As you trawl around the news today, at all the Brexit bickering, most of it based around how can the decision to Leave be reversed, you have to wonder how much more the people – let alone business, of the UK can take of it.
PLEASE WATCH THE VIDEO BELOW:
We have only 22 days to go until Brexit Day, the day the UK is destined to leave the EU.
But after nearly three years of the establishment fighting it all the way we have reached the point there it cannot shoe-horn us back in quite as easily as its minions thought they could.
All we've had for the intervening 33 months is a constant Remain / Leave battle being fought out in front of us across a gleeful media.
And if our MPs either stupidly sign up to Theresa May's rotten deal or stupidly vote to try and extend Article 50, it could well fray the public's temper beyond breaking point.
And why?
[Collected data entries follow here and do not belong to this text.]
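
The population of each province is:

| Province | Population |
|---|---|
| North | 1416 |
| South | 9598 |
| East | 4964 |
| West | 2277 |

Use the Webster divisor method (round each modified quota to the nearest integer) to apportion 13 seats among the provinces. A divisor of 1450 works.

North=1; South=7; East=3; West=2

With modified divisor 1450: modified quotas North 0.977, South 6.619, East 3.423, West 1.570.
Rounding to the nearest integer: North 1, South 7, East 3, West 2 (total 13).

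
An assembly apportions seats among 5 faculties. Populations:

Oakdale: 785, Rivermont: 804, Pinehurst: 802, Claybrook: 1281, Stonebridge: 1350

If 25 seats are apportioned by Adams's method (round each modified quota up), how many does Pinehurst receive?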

Because immediately after either of those two events we end up locked into even more of these discussions, negotiations and arguments all based around Brexit.
There will in both cases, be talk of referendums and either revoking Article 50 or rejoining the EU. Oh yes Brejoin will replace Brexit to become the word of the age. And I don't know if it's relevant, but some of the Brejoin domains have already been taken up.
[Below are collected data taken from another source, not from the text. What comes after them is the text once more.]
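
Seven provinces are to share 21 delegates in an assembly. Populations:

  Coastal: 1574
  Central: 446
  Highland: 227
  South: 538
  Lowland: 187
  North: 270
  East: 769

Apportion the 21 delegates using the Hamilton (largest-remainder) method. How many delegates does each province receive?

Standard divisor: 4011 ÷ 21 = 191.
Standard quotas: Coastal 8.241, Central 2.335, Highland 1.188, South 2.817, Lowland 0.979, North 1.414, East 4.026.
Lower quotas: Coastal 8, Central 2, Highland 1, South 2, Lowland 0, North 1, East 4 (sum 18, leaving 3 seats).
Remainders in descending order: Lowland 0.979, South 0.817, North 0.414, Central 0.335, Coastal 0.241, Highland 0.188, East 0.026.
Largest remainders: Lowland, South, North receive the extra seats.

Coastal 8, Central 2, Highland 1, South 3, Lowland 1, North 2, East 4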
So, it will just go on and on and on. All to really get no further forward than where are today.
So surely that must be the biggest attraction of a nice clean WTO Brexit for everyone! No more Brexit or Brejoin battles between politicians, no more wall to wall Brexit or Brejoin news on every single channel.
There would be a palpable relief felt across the nation, we could even ban the word 'Brexit' and open post-exit rehab centres for those in denial.
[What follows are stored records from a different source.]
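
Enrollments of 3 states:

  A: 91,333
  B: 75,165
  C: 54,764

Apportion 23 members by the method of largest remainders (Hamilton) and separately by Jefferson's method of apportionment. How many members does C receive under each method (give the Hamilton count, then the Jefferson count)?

Hamilton: A 9, B 8, C 6.
Jefferson: A 10, B 8, C 5.
C gets 6 under Hamilton and 5 under Jefferson.

6 and 5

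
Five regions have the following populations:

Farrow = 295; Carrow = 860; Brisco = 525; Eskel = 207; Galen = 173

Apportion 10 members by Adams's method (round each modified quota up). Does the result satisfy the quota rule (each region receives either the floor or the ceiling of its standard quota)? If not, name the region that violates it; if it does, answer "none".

none

Standard quotas: Farrow 1.432, Carrow 4.175, Brisco 2.549, Eskel 1.005, Galen 0.840.
Adams allocation: Farrow 2, Carrow 4, Brisco 2, Eskel 1, Galen 1.
Every allocation lies between the lower and upper quota.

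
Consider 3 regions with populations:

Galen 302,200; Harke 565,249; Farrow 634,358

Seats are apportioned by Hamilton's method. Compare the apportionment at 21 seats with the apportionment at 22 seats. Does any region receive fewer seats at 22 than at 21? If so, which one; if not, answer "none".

At 21 seats: Galen 4, Harke 8, Farrow 9.
At 22 seats: Galen 5, Harke 8, Farrow 9.
No region's allocation decreased.

none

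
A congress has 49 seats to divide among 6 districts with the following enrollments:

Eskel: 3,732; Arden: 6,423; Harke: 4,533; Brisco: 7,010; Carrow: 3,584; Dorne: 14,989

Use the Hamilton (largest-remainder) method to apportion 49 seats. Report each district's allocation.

Total 40271; standard divisor 40271/49 ≈ 821.857.
Standard quotas: Eskel 4.5409, Arden 7.8152, Harke 5.5156, Brisco 8.5295, Carrow 4.3609, Dorne 18.2380.
Lower quotas: Eskel 4, Arden 7, Harke 5, Brisco 8, Carrow 4, Dorne 18 (sum 46, leaving 3 seats).
Remainders in descending order: Arden 0.8152, Eskel 0.5409, Brisco 0.5295, Harke 0.5156, Carrow 0.3609, Dorne 0.2380.
Largest remainders: Arden, Eskel, Brisco receive the extra seats.

Eskel=5; Arden=8; Harke=5; Brisco=9; Carrow=4; Dorne=18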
Come on all you politicians, do us all a favour and vote for a no deal Brexit next week and you'll hear cheers across the land! You could even be hoisted shoulder high and lauded as heroes of democracy – instead of being hoiked out dumped at the next election.
Now back to what they're really up to.
As the next so-called meaningful vote on the 12th of March approaches, we were told that if, or more likely when, her Withdrawal Agreement was voted down, to expect a no deal vote the next day and an Article 50 extension vote the day after that.
But Andrea Leadsom, the leader of the House has hinted that this might change, with pundits suggesting that both votes could take place on the Wednesday the 13th of March.
Which means that an extra day will be gained to talk to the EU about extending the Article 50 process.
That will give a PM, desperate to get her deal through, 16 days instead of 15 to get a few weeks extension and the fact this is being considered may be an indicator of how tight time is getting to do anything to stop the no deal Brexit juggernaut.
According to the French Europe Minister, Nathalie Loiseau, if the UK leaves the EU without a deal it might cause 'bitterness between nations'.
She told the Guardian that France fully remembers what it owed the UK during the two World Wars, but that goodwill could be put at risk with a no deal Brexit.
But she also told the BBC that her country had done everything it could to facilitate a smooth Brexit, but if the UK decided to go without a deal then there would be no hard feelings.
I have to say that there should be no bitterness on either side. I just want to leave the EU, not break up friendships. I hate it when the two are conflated in a sort of 'if you don't agree to stay in my club, then we have to hate each other' kind of way. And that is all I'm seeing from the Remain side at the moment I'm afraid.
Now, as you listen to all the Brexit doom and gloom and wallow in Project fear, you could be forgiven for thinking that the UK is about to be submerged forever in a post Brexit swamp.
So it will come as nice surprise to find out that, according to the Knight Frank Wealth Report, London has come out on top in its global rankings.
The report said: "The results show that London has shrugged off concerns regarding Brexit to retake the top spot from New York, with the Big Apple slipping to second place overall. Investment was the only category in which New York managed to outperform the UK capital."
But further, no European cities make it into the top ten and Cambridge is earmarked as the UK's answer to Silicon Valley.
And the Korea Times reports that four of its local banks will be maintaining their operations in London, and I quote: "…despite Brexit doomsday reports and news, which they say have been blown out of proportion". End quote.
And finally, as you will be aware, the Eurozone economy is not looking that rosy, something amply demonstrated by today's decision by the European Central bank (ECB).
The ECB has downgraded its predictions for Eurozone growth – this year – from 1.7% to 1.1%.
And as a result it has pushed any notions of interest rate rises, something that attracts currency investors, out into the future and this has hit the euro exchange rate. But this has also steadied the pound in the process.
The ECB has also announced a new set of special cheap loans to banks. These loans are incentivised to get the banks to then lend on more into the eurozone economy to try and boost growth.
These loans are due to start in September this year, which tells me that the ECB doesn't think that the problems in the Eurozone are just a short term blip.
At the time of researching for this video, sterling is trading at 1.167 euro to the pound and rising, which is up on the month and also higher than this time last year.
And I'm not sure that this is quite the message that the Eurocrats, Eurozone and wider EU27 wanted to send out to the world, let alone to the UK public, just as we approach Brexit Day. Do you?